明帝國滅亡的前一年(1643年),毛奇齡出生於浙江蕭山,成年後,他曾參加過抗擊清政府的義軍,失敗後在江淮東躲西藏達三十年之久。這三十年他並未浪費,全身心地鑽研王陽明心學,成績不俗。

與孫奇逢和李顒不同的是,毛奇齡做過清朝的官,而且還是國家人才儲備庫翰林院的學士。
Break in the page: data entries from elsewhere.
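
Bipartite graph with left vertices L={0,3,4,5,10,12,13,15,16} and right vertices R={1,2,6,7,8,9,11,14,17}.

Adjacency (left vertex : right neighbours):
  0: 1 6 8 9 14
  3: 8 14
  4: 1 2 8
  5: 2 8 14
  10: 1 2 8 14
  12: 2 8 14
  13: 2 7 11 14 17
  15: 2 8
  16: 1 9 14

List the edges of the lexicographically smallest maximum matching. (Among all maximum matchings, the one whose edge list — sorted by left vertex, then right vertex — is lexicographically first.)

|M| = 7 (so the lex-smallest maximum matching has 7 edges)
process left vertices in ascending order; for each, take the smallest-labelled available neighbour that still permits 7 edges overall, or leave it unmatched if none does
lex-smallest matching: {0-6, 3-8, 4-1, 5-2, 10-14, 13-7, 16-9}

Lex-smallest maximum matching: {(0,6), (3,8), (4,1), (5,2), (10,14), (13,7), (16,9)}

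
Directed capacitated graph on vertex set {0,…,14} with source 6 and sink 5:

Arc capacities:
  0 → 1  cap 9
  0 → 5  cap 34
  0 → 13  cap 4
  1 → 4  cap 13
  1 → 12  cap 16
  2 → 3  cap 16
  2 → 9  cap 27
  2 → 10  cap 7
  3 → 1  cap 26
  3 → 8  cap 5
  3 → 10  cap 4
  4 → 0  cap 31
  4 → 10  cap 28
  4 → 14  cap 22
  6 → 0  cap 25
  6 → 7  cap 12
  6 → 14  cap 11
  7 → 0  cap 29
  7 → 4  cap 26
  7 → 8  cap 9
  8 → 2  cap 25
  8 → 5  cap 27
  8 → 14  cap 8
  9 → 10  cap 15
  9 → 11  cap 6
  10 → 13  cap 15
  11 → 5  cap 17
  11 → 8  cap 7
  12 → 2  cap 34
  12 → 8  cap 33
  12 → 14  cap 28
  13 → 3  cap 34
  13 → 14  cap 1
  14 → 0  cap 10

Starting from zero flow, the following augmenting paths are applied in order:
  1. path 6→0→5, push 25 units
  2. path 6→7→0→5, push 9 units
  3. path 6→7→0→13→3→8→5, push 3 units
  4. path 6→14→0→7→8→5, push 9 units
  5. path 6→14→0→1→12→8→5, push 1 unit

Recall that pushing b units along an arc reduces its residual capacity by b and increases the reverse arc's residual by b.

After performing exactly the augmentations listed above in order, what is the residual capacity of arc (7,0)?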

這大概緣於兩點:第一,毛奇齡出生在明帝國滅亡前夕,對明帝國的感情並不深;第二,受到王陽明心學提倡建立“事功”的思想,他認為應該到政府的大平台中去尋找機會創建事功。

毛奇齡在鑽研王陽明心學的同時也探究朱熹理學。朱熹理學把“聖學”和“聖功”割裂開來,王陽明心學則把二者合二為一,毛奇齡認為王陽明說得對,並且側重於“聖功”。他說,一個人修身的目的就是為了治國平天下,“事功”應該成為每個人人生中唯一要追尋的東西。他反對空言說經,認為講學固然重要,但更重要的是講實學,學生聽完後就可以去實踐中用的。

毛奇齡還有個突破性的思想,就是認為中國傳統政治中“重農抑商”的思想是大錯特錯,因為商人創造的“事功”更顯眼,更有分量,國家應該支持,而不應該打壓。

無論是孫奇逢、李顒還是毛奇齡,他們和清初的那些心學家諸如黃宗羲、張履祥、顏元一樣,給人的感覺是,他們在心學聖壇上的身份模模糊糊。一方麵,他們聲稱自己的思想來源於王陽明,而另一方麵,他們又用理學給王陽明心學增加了許多成分,在他們身上,我們發現王陽明心學有點四不像了。甚至張履祥和顏元,從伏首王陽明掉頭又批判王陽明,可他們批判的武器中,仍然有王陽明心學的思想。

這種遮遮掩掩,甚至是反戈相擊大概是迫不得已。清朝統治者對王陽明心學一點好感都沒有,作為生存在極權下的思想家們,也隻能遮遮掩掩。雖然如此,王陽明心學在清朝卻不絕如縷,一遇國家民族危急時刻,王陽明心學就如沉寂待發的火山一樣,衝天而起,火光駭人。

1840年,清政府和英國政府的軍隊正式在海上麵對麵,第一次鴉片戰爭爆發,清政府慘敗,從此開始了它屈辱悲慘的晚清史。實際上就在鴉片戰爭的很多年前,清王朝的社會危機和政治危機乃至思想危機已露苗頭。政治腐敗是罪魁禍首,直接導致官員道德素質的下滑,社會風氣的頹廢,思想世界的單調乏味更加重了這些危機。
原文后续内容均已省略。